25 avr. 2026 à 11h46

Une pétition et deux banderoles appelant à sauver « ce commerce du bourg ». Voilà l’ambiance et le ton au sein du contrôle technique, situé dans le cœur de bourg de Saint-Julien-de-Concelles. Depuis 2005, Laurent Bossis, qui a aussi ouvert un autre centre au Landreau, en est le gérant. Le contrôle technique a remplacé une menuiserie.

Aujourd’hui, le local n’est plus dans les clous au regard de la réglementation en vigueur.

À titre d’exemple, la charte oblige qu’un contrôle technique ait aujourd’hui une entrée et une sortie distincte.

Laurent Bossis, gérant du contrôle technique

Ce dernier cherche à délocaliser son activité depuis une dizaine d’années.

Nécessité de se délocaliser

« L’activité de contrôle n’est plus adaptée dans les centres-villes. Cela génère des nuisances sonores : tests de klaxon, moteur poussé… On est en sursis ici », répète Laurent Bossis, dont l’activité est aujourd’hui gérée par sa fille Carmène, à qui le centre doit être transmis, et un chef de centre.

En 2017, le gérant d’un centre aux 3 000 véhicules, a bien eu une lueur d’espoir avec le projet d’extension de la zone de l’Aulnaie, située entre Saint-Julien-de-Concelles et Le Loroux-Bottereau.

Problème, ce projet, en discussion avec le promoteur, est vite tombé à l’eau.

Il était impossible d’y mettre un centre de contrôle technique de véhicules en raison de la hauteur. À l’époque, le programme prévoyait des cellules de 4 mètres de haut. Pas assez élevé pour l’activité.

Laurent Bossis

Gérant, membre de Sécuritest, l’un des sept réseaux en France.

Faute d’avoir une autorisation pour élever son bâtiment, Laurent Bossis a donc cherché d’autres lieux où déplacer son activité.

Jusqu’à ce qu’il apprenne, il y a quelques semaines, qu’un autre contrôle technique va bien pouvoir s’installer à l’Aulnaie.

Règlement modifié

C’est qu’entre-temps, le règlement d’urbanisme a été modifié. En 2023, dans le cadre de l’arrivée d’un complexe de padel, la hauteur des bâtiments a été relevée.

« Ce qui rend possible aujourd’hui de mettre un contrôle technique. De cela, on ne m’a jamais mis au courant », ne décolère pas Laurent Bossis, qui a appris l’arrivée d’un concurrent par la presse.
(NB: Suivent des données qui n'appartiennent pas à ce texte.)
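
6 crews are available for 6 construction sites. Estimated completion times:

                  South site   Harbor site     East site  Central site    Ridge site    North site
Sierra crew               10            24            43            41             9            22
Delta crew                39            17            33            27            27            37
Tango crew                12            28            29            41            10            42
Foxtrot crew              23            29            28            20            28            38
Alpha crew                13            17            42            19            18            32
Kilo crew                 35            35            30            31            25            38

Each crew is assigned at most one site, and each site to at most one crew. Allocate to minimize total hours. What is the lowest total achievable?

Min total: 112 hours

This is the linear assignment problem.
Optimal: Sierra crew→North site (22 hours), Delta crew→Harbor site (17 hours), Tango crew→Ridge site (10 hours), Foxtrot crew→Central site (20 hours), Alpha crew→South site (13 hours), Kilo crew→East site (30 hours) — total 22+17+10+20+13+30 = 112 hours.
Min-entry greedy (repeatedly take the single cheapest remaining cell) gives 123 hours, worse by 11.
No other one-to-one assignment undercuts 112 hours.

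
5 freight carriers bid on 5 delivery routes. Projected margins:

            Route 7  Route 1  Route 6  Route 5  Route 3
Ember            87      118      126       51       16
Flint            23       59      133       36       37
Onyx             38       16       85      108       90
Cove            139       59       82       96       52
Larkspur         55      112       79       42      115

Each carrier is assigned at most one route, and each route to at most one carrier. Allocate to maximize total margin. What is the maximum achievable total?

This is the linear assignment problem.
Optimal: Ember→Route 1 ($118k), Flint→Route 6 ($133k), Onyx→Route 5 ($108k), Cove→Route 7 ($139k), Larkspur→Route 3 ($115k) — total 118+133+108+139+115 = $613k.
Row-greedy (each carrier in turn takes its best remaining route) gives $547k, worse by 66.
Next-best assignment: Ember→Route 6, Flint→Route 1, Onyx→Route 5, Cove→Route 7, Larkspur→Route 3 = $547k.
Every other assignment is strictly worse.

Max total: $613k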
Cela fait 21 ans que je suis dans la commune. Des années que je cherche à délocaliser mon activité. Et on ne me propose rien. Un seul coup de fil aurait suffi. La déception est grande. Il y a un même un sentiment d’injustice.

Laurent Bossis

En réaction, le commerçant a donc affiché les banderoles sur son local pour dénoncer la situation.

Interrogé, le promoteur de la zone de l’Aulnaie se dit stupéfait et « décontenancé ».
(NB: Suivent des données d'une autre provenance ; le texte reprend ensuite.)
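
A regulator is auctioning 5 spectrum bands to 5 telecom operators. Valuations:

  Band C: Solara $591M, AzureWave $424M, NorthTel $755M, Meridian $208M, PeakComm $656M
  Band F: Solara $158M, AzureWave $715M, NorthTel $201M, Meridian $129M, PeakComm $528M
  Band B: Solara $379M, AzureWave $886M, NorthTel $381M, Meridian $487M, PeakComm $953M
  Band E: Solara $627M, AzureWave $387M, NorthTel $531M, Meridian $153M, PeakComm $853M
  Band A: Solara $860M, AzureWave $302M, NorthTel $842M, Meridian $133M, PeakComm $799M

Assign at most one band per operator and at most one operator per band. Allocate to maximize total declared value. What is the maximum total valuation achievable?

This is the linear assignment problem.
Optimal: Solara→Band A ($860M), AzureWave→Band F ($715M), NorthTel→Band C ($755M), Meridian→Band B ($487M), PeakComm→Band E ($853M) — total 860+715+755+487+853 = $3670M.
Column-greedy (each band in turn goes to its best remaining operator) gives $3183M, worse by 487.
Next-best assignment: Solara→Band C, AzureWave→Band F, NorthTel→Band A, Meridian→Band B, PeakComm→Band E = $3488M.
Checked against all permutations: $3670M is optimal.

Maximum total: $3670M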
« Les règles de concurrence s’appliquent »

Que Laurent Bossis ne soit pas content, il a le droit. Mais on est ici dans un programme privé où tout est transparent, et où les règles de concurrence s’appliquent. Des règles qui existent partout. Tous les jours, dans toutes les communes de France, il y a des commerces concurrents qui s’installent.

Le promoteur

Sur le fond, le promoteur confirme qu’il y a bien eu des discussions en 2018 avec le gérant pour que ce dernier se déplace à l’Aulnaie.
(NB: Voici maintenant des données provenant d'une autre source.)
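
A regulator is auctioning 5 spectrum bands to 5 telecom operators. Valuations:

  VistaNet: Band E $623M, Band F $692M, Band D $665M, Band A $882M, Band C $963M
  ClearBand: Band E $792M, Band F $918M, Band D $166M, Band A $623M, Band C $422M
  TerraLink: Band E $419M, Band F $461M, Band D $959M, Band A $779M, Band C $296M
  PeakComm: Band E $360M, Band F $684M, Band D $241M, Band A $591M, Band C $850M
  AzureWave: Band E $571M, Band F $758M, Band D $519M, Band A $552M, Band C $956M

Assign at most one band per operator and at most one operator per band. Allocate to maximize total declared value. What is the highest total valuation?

Optimal: VistaNet→Band A ($882M), ClearBand→Band E ($792M), TerraLink→Band D ($959M), PeakComm→Band F ($684M), AzureWave→Band C ($956M) — total 882+792+959+684+956 = $4273M.
Column-greedy (each band in turn goes to its best remaining operator) gives $4241M, worse by 32.
Next-best assignment: VistaNet→Band A, ClearBand→Band E, TerraLink→Band D, PeakComm→Band C, AzureWave→Band F = $4241M.
Every other assignment is strictly worse.

Maximum total: $4273M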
Entre la volonté d’investir du candidat et la préférence de location du porteur du programme, les échanges se sont arrêtés.

« D’autant qu’il y a d’autres éléments factuels qui ont aussi joué », ajoute le promoteur, sans en dire plus.

« Un dossier privé » pour la mairie

De son côté, la mairie rappelle que c’est « un dossier privé », sur lequel elle n’a pas la main mise.

On n’était pas dans la discussion entre l’investisseur et lui. Ni au courant de ce que le promoteur voulait mettre dans les cellules restantes.

Thierry Agasse, maire de Saint-Julien-de-Concelles

Élu d’une municipalité qui projette de reconfigurer le secteur de ville, où se trouve actuellement le contrôle technique de Laurent Bossis.

La municipalité accompagne le gérant dans sa recherche de transfert de centre.

« On regarde des terrains de 600 m2. Difficile d’en trouver », reconnaît le maire. L’option d’un terrain dans le secteur de la Quintaine, où un projet de transfert du magasin Lidl était aussi évoqué, est aujourd’hui abandonnée.

« La zone est inondable. Il y a un refus catégorique », commente Thierry Agasse, qui regarde aussi des espaces dans la zone de Beausoleil.